- This is not current policy -
E6.1 Health requirements (01/04/2004)
Immigration Regulations 1999 regs 6(2)(c), 8, 13(2)(b)
- Applicants must meet an acceptable standard of health (see A4) to ensure they are fit for the proposed purpose of stay and while in New Zealand they do not:
- become a burden on the health service, or
- require extensive medical treatment or care (unless they are entering New Zealand specifically for approved medical treatment under the policy in V3.40), or
- cause others to become ill.
- Applicants for student visas or permits (except pregnant women and children under 12 years of age) who intend to be in New Zealand for more than 6 months, up to a total of 24 months, and who:
- hold a passport issued by a country not listed in Appendix 9; or
- in the 5 years prior to application have spent a combined total of 3 or more months in any one or more countries not listed in Appendix 9.
must undergo a TB screening X-ray.
- Despite (b)(i) above, if an applicant provides evidence that satisfies an immigration or visa officer they have never lived or spent time in the country that issued their passport, and (b)(ii) does not apply, the requirement to undergo a TB screening chest X-ray and provide a Temporary Entry X-ray Certificate form may be waived.
- The requirement under 6.1(b) above, does not take effect in respect of applications for student visas and permits made in New Zealand until 27 June 2004.
- All applicants who intend to stay in New Zealand for a total of more than 24 months must undergo a medical and x-ray examination. (Pregnant women and children under the age of 12 years are not required to have an x-ray examination.)
- Despite (b) and (e) above, if there is any indication of any medical condition which could mean they might not meet the provisions of paragraph (a) above, visa and immigration officers may also require persons who intend to stay in New Zealand for a total of 24 months or less to provide a medical report or undergo a medical examination, including if appropriate, an x-ray.

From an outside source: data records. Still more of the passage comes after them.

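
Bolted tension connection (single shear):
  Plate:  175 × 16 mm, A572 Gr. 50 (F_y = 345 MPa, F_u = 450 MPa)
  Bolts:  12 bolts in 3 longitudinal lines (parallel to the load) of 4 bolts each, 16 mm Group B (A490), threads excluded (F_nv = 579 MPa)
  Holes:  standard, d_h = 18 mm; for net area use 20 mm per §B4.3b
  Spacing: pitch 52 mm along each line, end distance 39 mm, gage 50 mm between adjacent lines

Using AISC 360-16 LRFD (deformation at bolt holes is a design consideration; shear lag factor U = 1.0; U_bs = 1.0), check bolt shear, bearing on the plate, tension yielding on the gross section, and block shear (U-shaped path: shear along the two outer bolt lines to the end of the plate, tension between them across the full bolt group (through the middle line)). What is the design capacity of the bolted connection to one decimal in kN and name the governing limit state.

Bolt shear: A_b = π(16)²/4 = 201.06 mm². φR_n = 0.75 × 579 × 201.06 × 12 × 1 = 1047.7 kN.
Bearing (16 mm plate, F_u = 450 MPa): end bolts L_c = 39 − 18/2 = 30, R_n = min(1.2×30×16×450, 2.4×16×16×450) = 259.2 kN/bolt; interior L_c = 52 − 18 = 34, R_n = 276.48 kN/bolt. φR_n = 0.75 × (3×259.2 + 9×276.48) = 2449.4 kN.
Tension yield (gross): A_g = 175×16 = 2800 mm². φR_n = 0.90 × 345 × 2800 = 869.4 kN.
Block shear: shear path 2×[39+3×52] = 2×195 mm, A_gv = 6240, A_nv = 2×(195 − 3.5×20)×16 = 4000 mm²; tension across gage: (100 − 2×20)×16 = 960 mm². R_n = min(0.6×450×4000, 0.6×345×6240) + 1.0×450×960 = min(1080, 1291.7) + 432 = 1512 kN. φR_n = 0.75 × 1512 = 1134.0 kN.
Governing: min(1047.7, 2449.4, 869.4, 1134.0) = 869.4 kN → gross-section yield.

869.4 kN (gross-section yield governs)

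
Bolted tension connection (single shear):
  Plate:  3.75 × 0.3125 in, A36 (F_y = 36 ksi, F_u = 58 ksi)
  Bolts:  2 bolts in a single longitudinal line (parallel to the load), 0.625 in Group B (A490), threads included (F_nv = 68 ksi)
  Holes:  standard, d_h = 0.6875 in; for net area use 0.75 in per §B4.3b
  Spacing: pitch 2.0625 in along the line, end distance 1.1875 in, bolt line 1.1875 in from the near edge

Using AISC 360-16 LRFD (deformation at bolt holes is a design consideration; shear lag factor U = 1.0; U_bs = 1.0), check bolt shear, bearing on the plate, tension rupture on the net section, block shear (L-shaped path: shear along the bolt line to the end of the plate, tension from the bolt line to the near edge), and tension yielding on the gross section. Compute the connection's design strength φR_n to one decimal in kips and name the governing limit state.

27.5 kips (block shear governs)

Bolt shear: A_b = π(0.625)²/4 = 0.3068 in². φR_n = 0.75 × 68 × 0.3068 × 2 × 1 = 31.3 kips.
Bearing (0.3125 in plate, F_u = 58 ksi): end bolts L_c = 1.1875 − 0.6875/2 = 0.84375, R_n = min(1.2×0.84375×0.3125×58, 2.4×0.625×0.3125×58) = 18.352 kips/bolt; interior L_c = 2.0625 − 0.6875 = 1.375, R_n = 27.188 kips/bolt. φR_n = 0.75 × (1×18.352 + 1×27.188) = 34.2 kips.
Tension rupture (net): A_n = (3.75 − 1×0.75)×0.3125 = 0.9375 in² (U = 1.0, A_e = A_n). φR_n = 0.75 × 58 × 0.9375 = 40.8 kips.
Block shear: shear path 1×[1.1875+1×2.0625] = 1×3.25 in, A_gv = 1.0156, A_nv = 1×(3.25 − 1.5×0.75)×0.3125 = 0.66406 in²; tension to near edge: (1.1875 − 0.5×0.75)×0.3125 = 0.25391 in². R_n = min(0.6×58×0.66406, 0.6×36×1.0156) + 1.0×58×0.25391 = min(23.109, 21.937) + 14.727 = 36.664 kips. φR_n = 0.75 × 36.664 = 27.5 kips.
Tension yield (gross): A_g = 3.75×0.3125 = 1.1719 in². φR_n = 0.90 × 36 × 1.1719 = 38.0 kips.
Governing: min(31.3, 34.2, 40.8, 27.5, 38.0) = 27.5 kips → block shear.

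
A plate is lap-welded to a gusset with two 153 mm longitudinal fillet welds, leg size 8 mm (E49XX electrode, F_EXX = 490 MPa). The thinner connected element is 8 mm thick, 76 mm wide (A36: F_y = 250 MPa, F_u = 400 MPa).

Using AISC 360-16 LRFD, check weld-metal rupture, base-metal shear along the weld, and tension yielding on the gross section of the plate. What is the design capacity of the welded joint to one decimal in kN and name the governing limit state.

Weld metal: throat = 0.707×8 = 5.656 mm, L = 2×153 = 306 mm. φR_n = 0.75 × 0.6 × 490 × 5.656 × 306 = 381.6 kN.
Base metal shear (8 mm plate): yield φR_n = 1.0×0.6×250×8×306 = 367.2 kN; rupture φR_n = 0.75×0.6×400×8×306 = 440.6 kN; take 367.2 kN (yield).
Tension yield (gross): A_g = 76×8 = 608 mm². φR_n = 0.90 × 250 × 608 = 136.8 kN.
Governing: min(381.6, 367.2, 136.8) = 136.8 kN → gross-section yield.

136.8 kN (gross-section yield governs)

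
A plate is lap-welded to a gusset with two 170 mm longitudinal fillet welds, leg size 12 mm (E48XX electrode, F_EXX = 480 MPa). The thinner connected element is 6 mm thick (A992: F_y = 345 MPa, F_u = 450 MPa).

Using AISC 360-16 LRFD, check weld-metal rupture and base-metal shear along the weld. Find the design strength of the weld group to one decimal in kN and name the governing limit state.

Weld metal: throat = 0.707×12 = 8.484 mm, L = 2×170 = 340 mm. φR_n = 0.75 × 0.6 × 480 × 8.484 × 340 = 623.1 kN.
Base metal shear (6 mm plate): yield φR_n = 1.0×0.6×345×6×340 = 422.3 kN; rupture φR_n = 0.75×0.6×450×6×340 = 413.1 kN; take 413.1 kN (rupture).
Governing: min(623.1, 413.1) = 413.1 kN → base-metal shear.

413.1 kN (base-metal shear governs)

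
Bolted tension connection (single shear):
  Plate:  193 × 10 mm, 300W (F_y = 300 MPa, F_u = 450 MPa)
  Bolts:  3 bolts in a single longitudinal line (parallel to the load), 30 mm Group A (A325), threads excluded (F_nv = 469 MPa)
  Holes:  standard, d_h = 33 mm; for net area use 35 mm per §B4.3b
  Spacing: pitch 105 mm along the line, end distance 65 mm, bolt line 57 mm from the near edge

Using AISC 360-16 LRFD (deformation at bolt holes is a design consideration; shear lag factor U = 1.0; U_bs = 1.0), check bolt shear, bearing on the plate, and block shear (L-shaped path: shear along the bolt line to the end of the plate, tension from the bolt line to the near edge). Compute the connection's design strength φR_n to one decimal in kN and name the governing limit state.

504.6 kN (block shear governs)

Bolt shear: A_b = π(30)²/4 = 706.86 mm². φR_n = 0.75 × 469 × 706.86 × 3 × 1 = 745.9 kN.
Bearing (10 mm plate, F_u = 450 MPa): end bolts L_c = 65 − 33/2 = 48.5, R_n = min(1.2×48.5×10×450, 2.4×30×10×450) = 261.9 kN/bolt; interior L_c = 105 − 33 = 72, R_n = 324 kN/bolt. φR_n = 0.75 × (1×261.9 + 2×324) = 682.4 kN.
Block shear: shear path 1×[65+2×105] = 1×275 mm, A_gv = 2750, A_nv = 1×(275 − 2.5×35)×10 = 1875 mm²; tension to near edge: (57 − 0.5×35)×10 = 395 mm². R_n = min(0.6×450×1875, 0.6×300×2750) + 1.0×450×395 = min(506.25, 495) + 177.75 = 672.75 kN. φR_n = 0.75 × 672.75 = 504.6 kN.
Governing: min(745.9, 682.4, 504.6) = 504.6 kN → block shear.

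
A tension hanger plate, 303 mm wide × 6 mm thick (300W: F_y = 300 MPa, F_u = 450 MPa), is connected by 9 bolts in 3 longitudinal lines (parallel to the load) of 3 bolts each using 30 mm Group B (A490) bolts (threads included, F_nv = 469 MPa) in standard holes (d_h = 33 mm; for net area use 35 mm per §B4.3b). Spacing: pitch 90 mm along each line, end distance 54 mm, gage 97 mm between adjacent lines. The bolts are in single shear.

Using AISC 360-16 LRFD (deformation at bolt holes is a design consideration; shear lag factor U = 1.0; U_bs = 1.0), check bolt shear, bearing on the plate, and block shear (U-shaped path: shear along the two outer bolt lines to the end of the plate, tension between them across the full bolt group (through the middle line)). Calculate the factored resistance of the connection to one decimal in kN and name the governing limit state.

607.1 kN (block shear governs)

Bolt shear: A_b = π(30)²/4 = 706.86 mm². φR_n = 0.75 × 469 × 706.86 × 9 × 1 = 2237.7 kN.
Bearing (6 mm plate, F_u = 450 MPa): end bolts L_c = 54 − 33/2 = 37.5, R_n = min(1.2×37.5×6×450, 2.4×30×6×450) = 121.5 kN/bolt; interior L_c = 90 − 33 = 57, R_n = 184.68 kN/bolt. φR_n = 0.75 × (3×121.5 + 6×184.68) = 1104.4 kN.
Block shear: shear path 2×[54+2×90] = 2×234 mm, A_gv = 2808, A_nv = 2×(234 − 2.5×35)×6 = 1758 mm²; tension across gage: (194 − 2×35)×6 = 744 mm². R_n = min(0.6×450×1758, 0.6×300×2808) + 1.0×450×744 = min(474.66, 505.44) + 334.8 = 809.46 kN. φR_n = 0.75 × 809.46 = 607.1 kN.
Governing: min(2237.7, 1104.4, 607.1) = 607.1 kN → block shear.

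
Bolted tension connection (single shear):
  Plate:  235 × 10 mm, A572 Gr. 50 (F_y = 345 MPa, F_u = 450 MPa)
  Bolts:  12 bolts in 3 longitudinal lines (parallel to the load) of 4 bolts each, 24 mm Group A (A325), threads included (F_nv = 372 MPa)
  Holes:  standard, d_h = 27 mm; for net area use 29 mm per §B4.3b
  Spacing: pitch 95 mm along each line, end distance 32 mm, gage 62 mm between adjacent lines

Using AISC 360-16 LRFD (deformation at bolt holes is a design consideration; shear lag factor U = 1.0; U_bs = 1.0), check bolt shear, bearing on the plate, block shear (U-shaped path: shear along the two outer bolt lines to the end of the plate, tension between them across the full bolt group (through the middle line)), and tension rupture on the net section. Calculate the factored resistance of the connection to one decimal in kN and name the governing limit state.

Bolt shear: A_b = π(24)²/4 = 452.39 mm². φR_n = 0.75 × 372 × 452.39 × 12 × 1 = 1514.6 kN.
Bearing (10 mm plate, F_u = 450 MPa): end bolts L_c = 32 − 27/2 = 18.5, R_n = min(1.2×18.5×10×450, 2.4×24×10×450) = 99.9 kN/bolt; interior L_c = 95 − 27 = 68, R_n = 259.2 kN/bolt. φR_n = 0.75 × (3×99.9 + 9×259.2) = 1974.4 kN.
Block shear: shear path 2×[32+3×95] = 2×317 mm, A_gv = 6340, A_nv = 2×(317 − 3.5×29)×10 = 4310 mm²; tension across gage: (124 − 2×29)×10 = 660 mm². R_n = min(0.6×450×4310, 0.6×345×6340) + 1.0×450×660 = min(1163.7, 1312.4) + 297 = 1460.7 kN. φR_n = 0.75 × 1460.7 = 1095.5 kN.
Tension rupture (net): A_n = (235 − 3×29)×10 = 1480 mm² (U = 1.0, A_e = A_n). φR_n = 0.75 × 450 × 1480 = 499.5 kN.
Governing: min(1514.6, 1974.4, 1095.5, 499.5) = 499.5 kN → net-section rupture.

499.5 kN (net-section rupture governs)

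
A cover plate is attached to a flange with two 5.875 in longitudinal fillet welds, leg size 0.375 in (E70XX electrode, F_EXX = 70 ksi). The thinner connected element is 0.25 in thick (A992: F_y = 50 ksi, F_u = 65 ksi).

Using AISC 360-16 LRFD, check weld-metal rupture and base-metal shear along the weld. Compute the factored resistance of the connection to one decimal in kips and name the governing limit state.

Weld metal: throat = 0.707×0.375 = 0.26513 in, L = 2×5.875 = 11.75 in. φR_n = 0.75 × 0.6 × 70 × 0.26513 × 11.75 = 98.1 kips.
Base metal shear (0.25 in plate): yield φR_n = 1.0×0.6×50×0.25×11.75 = 88.1 kips; rupture φR_n = 0.75×0.6×65×0.25×11.75 = 85.9 kips; take 85.9 kips (rupture).
Governing: min(98.1, 85.9) = 85.9 kips → base-metal shear.

85.9 kips (base-metal shear governs)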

- If any person included in the application fails to meet the health requirements, the application for all those included in it may be declined.
E6.1.1 Persons intending to stay in New Zealand for a total of more than 24 months
Persons who intend to stay in New Zealand for a total of more than 24 months include:
- those already in New Zealand for up to 24 months seeking a further permit to be in New Zealand for longer than 24 months; and
- those applying for visas or permits who indicate their intention is to remain in New Zealand for longer than 24 months; and
- those applying for student visas or permits for courses of study that are longer in total than 24 months.
E6.1.5 Evidence of health
If applicants are required to undergo a medical and/or x-ray examination, the following documents must be supplied for every person included in an application:
- Applicants for student visas or permits who intend to be in New Zealand for more than 6 months, up to a total of 24 months:
- a fully completed NZIS Temporary Entry X-ray Certificate form, NZIS 1096 (except in the case of a pregnant woman or child under the age of 12); and
- any associated medical or laboratory reports required for the X-ray certificate (see E6.1(b) and U3.1.1).
- All other applicants who intend to stay in New Zealand for a total of more than 24 months:
- a fully completed NZIS Medical Certificate for New Zealand, and
- a fully completed NZIS X-ray Certificate for New Zealand (except in the case of a pregnant woman or child under the age of 12); and, where required
- any associated medical or laboratory reports required for the medical or X-ray certificates.
- All medical and X-ray certificates and associated reports must be less than 3 months old at the time the application is made.
- Officers must assess medical and X-ray certificates first against the assessment guidelines given in the Administration chapter (A4.50).
- If officers are not satisfied that an applicant is in good health after assessing the certificates against the guidelines, they must refer the certificates to an NZIS consultant physician for further assessment.